Why must I enable recursion when I've already enabled forwarding to the other server?


----------



## ShelLuser (Jun 13, 2013)

I can't comment on the RRL aspect, but with regards to forwarding and recursion I do wonder how you enabled forwarding?


----------



## kpa (Jun 13, 2013)

Recursion in DNS lingo means resolving queries for other domains than the server is authoritative for. If you don't allow recursion your server will answer only queries for its "own" domains. The recursive queries may be answered by asking the forwarders (if you have set up forwarders) or by asking the authoritative servers of the queried domain.


----------



## dkovacevic (Jun 13, 2013)

Ah, that explains a lot.

For some reason, I was under the impression that enabling recursion simply enabled the process of tracking down a fully qualified domain name starting at a root server.

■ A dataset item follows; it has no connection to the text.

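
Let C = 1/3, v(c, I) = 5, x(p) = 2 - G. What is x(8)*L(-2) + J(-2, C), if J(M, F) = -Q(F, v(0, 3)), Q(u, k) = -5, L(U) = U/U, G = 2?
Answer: 5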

I did not realize that recursion also meant resolving queries for targets other than the domain the server is authoritative for.

Thanks!


----------



## dkovacevic (Jun 13, 2013)

In answer to the rate limiting question:


> By keeping a moderate amount of state as to what requestor has heard what response recently it is possible to silently drop requests which are part of attack flows with little or no impact on non-attack requests.


From http://ss.vix.su/~vixie/isc-tn-2012-1.txt.


----------